Tras el consabido insomnio, amaneció un día como otro cualquiera, con sus rutinas, con sus obligaciones. No comió. Los nervios siempre le habían atenazado el estómago. Una hora antes, ya estaba abajo. Casi nunca pisaba el local.  Habría entrado con ésta unas cuatro veces. Eso sí, siempre saludaba al dueño, si lo encontraba fuera. El que estuviera en su mismo inmueble desalentaba las visitas; era como no salir de casa, así que casi siempre pasaba de largo. Se sentó frente a la puerta, de espaldas a los baños. Se pidió un whisky para darse ánimos. Pidió el mejor que se le vino a la cabeza, sin hielo. Consultando el móvil para intentar distraerse, esperó. Cuando faltaban cinco minutos para las tres de la tarde, se vio a sí misma empujando la puerta, vestida como jamás se le hubiera ocurrido vestirse; un vestido de licra negro que revelaba inmisericorde toda su anatomía, un cinturón de lentejuelas, un escote generoso con efecto push up, una cazadora a juego con un bolso y unas botas peludas de plataforma en estampado de leopardo. La insólita estampa de sí misma se completaba con un falso pircieng en la nariz; unos aros en los lóbulos de las orejas del tamaño de pulseras, maquillaje multicolor, un tatuaje con forma de huellas de gato en el lado izquierdo del cuello, pulseras innumerables, bolso de polipiel, tupé y tinte negro para el pelo.
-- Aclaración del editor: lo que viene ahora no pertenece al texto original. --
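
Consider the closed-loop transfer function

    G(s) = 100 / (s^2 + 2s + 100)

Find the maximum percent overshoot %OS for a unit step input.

Comparing s^2 + 2s + 100 to s^2 + 2ζωₙs + ωₙ²: ωₙ = 10 rad/s and ζ = 2/(2·10) = 0.1.
%OS = 100·exp(−πζ/√(1−ζ²)) = 100·exp(−π·0.1/√(1−0.1²)) ≈ 72.9%.

%OS ≈ 72.9%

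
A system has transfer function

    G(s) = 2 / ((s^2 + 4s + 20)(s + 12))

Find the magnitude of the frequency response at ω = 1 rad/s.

|G(j1)| ≈ 0.008554

Substitute s = j1: numerator = 2, denominator = 224 + j67.
|G(j1)| = |2| / |224 + j67| = 2 / 233.81 ≈ 0.008554.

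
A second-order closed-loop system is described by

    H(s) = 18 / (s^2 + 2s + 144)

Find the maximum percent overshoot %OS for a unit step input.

Comparing s^2 + 2s + 144 to s^2 + 2ζωₙs + ωₙ²: ωₙ = 12 rad/s and ζ = 2/(2·12) ≈ 0.08333.
%OS = 100·exp(−πζ/√(1−ζ²)) = 100·exp(−π·0.08333/√(1−0.08333²)) ≈ 76.9%.

%OS ≈ 76.9%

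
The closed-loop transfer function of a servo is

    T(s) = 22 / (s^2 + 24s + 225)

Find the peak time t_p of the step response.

Comparing s^2 + 24s + 225 to s^2 + 2ζωₙs + ωₙ²: ωₙ = 15 rad/s and ζ = 24/(2·15) = 0.8.
ζωₙ = 24/2 = 12, so ω_d = ωₙ√(1−ζ²) = √(ωₙ² − (ζωₙ)²) = √(225 − 12²) = √81 = 9 rad/s.
t_p = π/ω_d = π/9 ≈ 0.3491 s.

t_p ≈ 0.3491 s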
Fascinada por esta imagen, la invitó a sentarse. Su suerte venía mascando chicle. Pidió un whisky, como ella, pero el suyo más barato. Observó la cara de estupefacción del camarero, alternando miradas a una y a otra mientras traía la comanda. Se sentía decepcionada, aunque –pensándolo bien– su aspecto era bien congruente con su comportamiento durante tantos años.

Minutos después, tuvo la certeza de que el mensaje se lo habían escrito. No llegó a descifrar qué era lo que quería de ella. Tras frases ininteligibles, (apenas farfulladas entre mascada y mascada al chicle, de las que sólo recogió algún sonido y palabra suelta del tipo: “acais”, “amonooh”, “hhhajó”, “garbelloh”, “ira”, “illa”, “damun”, “aves”?, “acho loca”, “enga”, y poco más) abandonó el local, no sin antes dejar sobre la mesa el importe de las dos consumiciones,  incluyendo una generosa propina. El dueño salió a la puerta, cuando ya se alejaba, para recriminarle su desconsideración al dejarle ese enorme charco de sangre sobre el asiento, goteando sobre el suelo y ensuciando todo de granate. Afortunadamente, la tapicería era de skay.